26.8.2019   

NL

Publicatieblad van de Europese Unie

C 288/56


Beroep ingesteld op 26 juni 2019 — DF en DG/EIB

(Zaak T-387/19)

(2019/C 288/69)

Procestaal: Frans

Partijen

Verzoekende partijen: DF en DG (vertegenwoordigers: L. Levi en A. Blot, advocaten)

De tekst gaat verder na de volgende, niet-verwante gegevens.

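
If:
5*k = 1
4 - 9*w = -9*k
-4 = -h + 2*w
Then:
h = 238/45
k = 1/5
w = 29/45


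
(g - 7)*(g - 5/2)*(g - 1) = g^3 - 21*g^2/2 + 27*g - 35/2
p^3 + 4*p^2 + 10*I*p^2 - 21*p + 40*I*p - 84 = (p + 4)*(p + 3*I)*(p + 7*I)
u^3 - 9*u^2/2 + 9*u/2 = u*(u - 3)*(u - 3/2)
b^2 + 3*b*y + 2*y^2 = (b + y)*(b + 2*y)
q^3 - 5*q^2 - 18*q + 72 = (q - 6)*(q - 3)*(q + 4)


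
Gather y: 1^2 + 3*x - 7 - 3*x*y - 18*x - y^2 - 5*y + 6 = -15*x - y^2 + y*(-3*x - 5)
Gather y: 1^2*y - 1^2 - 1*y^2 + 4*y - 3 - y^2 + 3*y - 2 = -2*y^2 + 8*y - 6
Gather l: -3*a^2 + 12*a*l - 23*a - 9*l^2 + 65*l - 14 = -3*a^2 - 23*a - 9*l^2 + l*(12*a + 65) - 14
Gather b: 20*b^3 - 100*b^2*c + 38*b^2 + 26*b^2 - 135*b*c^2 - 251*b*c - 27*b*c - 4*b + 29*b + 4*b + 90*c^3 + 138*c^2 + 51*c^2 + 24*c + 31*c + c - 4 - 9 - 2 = 20*b^3 + b^2*(64 - 100*c) + b*(-135*c^2 - 278*c + 29) + 90*c^3 + 189*c^2 + 56*c - 15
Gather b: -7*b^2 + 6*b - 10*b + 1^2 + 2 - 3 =-7*b^2 - 4*b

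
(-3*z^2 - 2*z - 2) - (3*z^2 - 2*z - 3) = 1 - 6*z^2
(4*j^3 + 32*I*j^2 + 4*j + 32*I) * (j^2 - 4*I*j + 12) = 4*j^5 + 16*I*j^4 + 180*j^3 + 400*I*j^2 + 176*j + 384*I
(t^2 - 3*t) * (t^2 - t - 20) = t^4 - 4*t^3 - 17*t^2 + 60*t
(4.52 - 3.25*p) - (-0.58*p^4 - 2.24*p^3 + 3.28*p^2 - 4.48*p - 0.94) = 0.58*p^4 + 2.24*p^3 - 3.28*p^2 + 1.23*p + 5.46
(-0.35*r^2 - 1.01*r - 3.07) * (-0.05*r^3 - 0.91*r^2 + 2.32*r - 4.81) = 0.0175*r^5 + 0.369*r^4 + 0.2606*r^3 + 2.134*r^2 - 2.2643*r + 14.7667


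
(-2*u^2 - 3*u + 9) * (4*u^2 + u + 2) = -8*u^4 - 14*u^3 + 29*u^2 + 3*u + 18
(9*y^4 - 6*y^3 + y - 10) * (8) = 72*y^4 - 48*y^3 + 8*y - 80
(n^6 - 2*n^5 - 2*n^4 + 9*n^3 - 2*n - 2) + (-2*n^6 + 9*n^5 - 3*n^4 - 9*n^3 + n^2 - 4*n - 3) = -n^6 + 7*n^5 - 5*n^4 + n^2 - 6*n - 5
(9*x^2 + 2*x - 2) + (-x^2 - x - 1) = 8*x^2 + x - 3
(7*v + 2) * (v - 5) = 7*v^2 - 33*v - 10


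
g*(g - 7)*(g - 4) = g^3 - 11*g^2 + 28*g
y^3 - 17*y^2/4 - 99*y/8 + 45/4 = (y - 6)*(y - 3/4)*(y + 5/2)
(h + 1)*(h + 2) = h^2 + 3*h + 2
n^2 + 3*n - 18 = (n - 3)*(n + 6)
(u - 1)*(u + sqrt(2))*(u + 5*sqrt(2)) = u^3 - u^2 + 6*sqrt(2)*u^2 - 6*sqrt(2)*u + 10*u - 10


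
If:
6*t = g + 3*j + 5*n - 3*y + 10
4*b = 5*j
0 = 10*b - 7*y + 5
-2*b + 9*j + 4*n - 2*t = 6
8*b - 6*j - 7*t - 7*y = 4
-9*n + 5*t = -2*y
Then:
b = 178/197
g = -15122/985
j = 712/985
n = -149/197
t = -2131/985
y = 395/197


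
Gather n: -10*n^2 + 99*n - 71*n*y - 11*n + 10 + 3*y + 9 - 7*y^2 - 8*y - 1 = -10*n^2 + n*(88 - 71*y) - 7*y^2 - 5*y + 18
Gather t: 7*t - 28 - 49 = 7*t - 77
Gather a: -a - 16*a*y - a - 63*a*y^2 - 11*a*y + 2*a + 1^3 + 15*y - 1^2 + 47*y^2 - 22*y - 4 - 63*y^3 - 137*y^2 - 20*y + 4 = a*(-63*y^2 - 27*y) - 63*y^3 - 90*y^2 - 27*y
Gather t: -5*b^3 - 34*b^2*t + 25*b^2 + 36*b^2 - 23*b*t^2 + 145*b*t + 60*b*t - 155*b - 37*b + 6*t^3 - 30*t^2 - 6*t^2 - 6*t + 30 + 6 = -5*b^3 + 61*b^2 - 192*b + 6*t^3 + t^2*(-23*b - 36) + t*(-34*b^2 + 205*b - 6) + 36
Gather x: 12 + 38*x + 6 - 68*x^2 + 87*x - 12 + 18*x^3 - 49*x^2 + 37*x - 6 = 18*x^3 - 117*x^2 + 162*x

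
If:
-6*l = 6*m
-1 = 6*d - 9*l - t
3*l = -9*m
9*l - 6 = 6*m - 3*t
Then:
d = 1/6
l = 0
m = 0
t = 2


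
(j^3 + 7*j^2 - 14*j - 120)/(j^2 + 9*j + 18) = (j^2 + j - 20)/(j + 3)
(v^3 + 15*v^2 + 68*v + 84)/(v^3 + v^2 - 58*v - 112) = (v + 6)/(v - 8)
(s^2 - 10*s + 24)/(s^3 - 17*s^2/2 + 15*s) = 2*(s - 4)/(s*(2*s - 5))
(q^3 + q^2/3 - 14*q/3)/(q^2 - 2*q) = q + 7/3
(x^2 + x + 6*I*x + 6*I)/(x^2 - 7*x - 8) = (x + 6*I)/(x - 8)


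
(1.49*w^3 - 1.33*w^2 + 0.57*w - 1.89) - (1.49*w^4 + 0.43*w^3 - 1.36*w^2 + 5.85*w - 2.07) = -1.49*w^4 + 1.06*w^3 + 0.03*w^2 - 5.28*w + 0.18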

Verwerende partij: Europese Investeringsbank

Conclusies

De verzoekende partijen verzoeken het Gerecht:

het onderhavige beroep ontvankelijk en gegrond te verklaren,

dientengevolge:

nietig te verklaren de besluiten waarbij is geweigerd om aan DF en DG de inrichtingsvergoeding toe te kennen (besluiten van 6 maart 2018 respectievelijk 28 februari 2019);

voor zover nodig, nietig te verklaren de besluiten van 19 maart 2019 (voor DF) en van 27 maart 2019 (DG) waarbij de EIB zich op het standpunt heeft gesteld dat het, aangezien hun betwisting „manifestly unfounded” was, niet nodig was om de verzoeningsprocedure in te leiden;

voor zover nodig, nietig te verklaren de besluiten van 14 juni 2019 tot bevestiging van de weigering om de inrichtingsvergoeding toe te kennen;

de verwerende partij te veroordelen tot betaling van de inrichtingsvergoeding aan elke verzoeker, vermeerderd met vertragingsrente berekend volgens de rentevoet van de Europese Centrale Bank, vermeerderd met 2 punten, tot aan de volledige betaling;

de verwerende partij te verwijzen in alle kosten.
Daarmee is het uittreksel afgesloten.